Ben en çok kamerada kullandım, uzaktan fotoğraf, video çekimi ve kamera arasındaki geçişlerde kullandım, üzerindeki butona basılı tutarak hareketleri çok belirgin yapmanız lazım, yoksa geçeyim derken kayıt başlıyor, ufak bir kriz yaşatıyor. Note serisi bir telefonda elbette not alacaksınız, deneyim akıcı ve sorunsuz, bazı sektör ve meslekler için Note serisi telefonlar vazgeçilmez olabiliyor, benim böyle emlakçı ve muhasebeci birçok arkadaşım var.
Ben Pen-UP uygulamasıyla bir şeyler boyamayı, çizmeyi çok sevdim açıkçası, bir süreden sonra hevesim geçer belki ama bu kalemi gerçekten kullanabilenler inanılmaz çalışmalar yapmışlar, boyamalarda da aynı şekilde.
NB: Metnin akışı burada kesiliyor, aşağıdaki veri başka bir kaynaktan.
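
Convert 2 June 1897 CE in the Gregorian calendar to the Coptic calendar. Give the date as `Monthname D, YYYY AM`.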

Burada başkalarının çalışmalarını görebiliyorsunuz, kendi paylaşımlarınızı yapabiliyorsunuz, ben özetle gayet eğlendim. Akıllı seçimle GIF oluşturmak çok pratik, başka şeyler de yapabiliyor ama ben GIF için kullandım, telefonda böyle bir şey olmasa çok üşenirdim açıkçası ama olunca da baya faydalandım.
Ekran notu yine hem günlük olarak kullanabileceğiniz hem de iş için pratik bir şey. Canlı mesaj biraz hevesinizi alıp bırakabileceğiniz bir şey gibi geldi bana. AR karalama da aynı şekilde, çalışmasına güzel çalışıyor o konuda bir hiçbir sorun yok ama bence eğlence dışında hayatı kolaylaştıran bir yanı yok. İşinizi kolaylaştırabilecek, bu iyi olmuş dediğim şey aldığınız notları metine dökebilmesi oldu, el yazınız kötü olabilir ama biraz okunaklı yazarsanız iyi iş çıkarıyor.

3D tarayıcı açıkçası olmasaydı da olurdu bence, ne kadar iyi ışık veyahut ortam oluşturursam oluşturayım, telefon size şöyle şöyle bir ortam lazım diyor, elle tutulur bir sonuç alamadım, 3D sensör yerine nabız sensörü kalabilirdi aslında, ben kullanıyordum, 3.5mm jack, videoda profesyonel mod, nabız sensörü, neyi sevdiysem elimden alındı.

802.11ax standardında bir modülü var, Wi-Fi 6 olarak da geçiyor bu standart, 2.4GHz ve 5GHz bantlarında sorunsuz. Yine 802.11ax destekli kaynaklarla bu standardın nimetlerinden faydalanabiliyorsunuz. Bluetooth 5.0 ile geçiyor, çift kaynağa ses çıkışı verebiliyorsunuz, mesela iki kulaklığa birden bağlayabilirsiniz. GPS sorunsuz çalışıyor, uydu bulmada yeterince atik.
Samsung Galaxy Note 10+. Bu videonun çekildiği tarih itibarıyla 11 bin TL civarında bir fiyatı var, videoyu izlediğiniz sırada güncel fiyatını kendiniz kontrol edin tabii. Note 9’a kıyasla daha hafif, daha ince kasa, daha iyi ve büyük ekran, çok daha iyi ekran kasa oranı, daha iyi CPU ve GPU, daha fazla RAM ve depolama, daha yetenekli kalem, üzerine geliştirme göremediğimiz tek şey 3.5mm jack, çünkü artık o gitti, o yok. Note 9’un fiyatı 7-8 bin lira civarı, Note serisine bağlılığınızı özellikle kalem oluşturuyorsa Note 9 da bence hala unutulmamalı, yenisi çıkınca eskisinin fişi çekilmiyor arkadaşlar.
Note 10, yani küçüğünün fiyatını Plus olana göre dengesiz buldum, aradaki fark çok az, küçük Note isteyenler için elbette bir seçenek, bu güzel bir şey ama özelliklerde de bazı farklar olduğu için fiyatı daha düşük olmalıydı, şu anki fiyat farkı “Madem öyle Note 10 Plus” dedirttiriyor. Özetle, Samsung Galaxy Note 10+ her şeyde değil ama genel olarak çok iyi bir telefon, Android tarafındaki en iyi telefonlardan biri.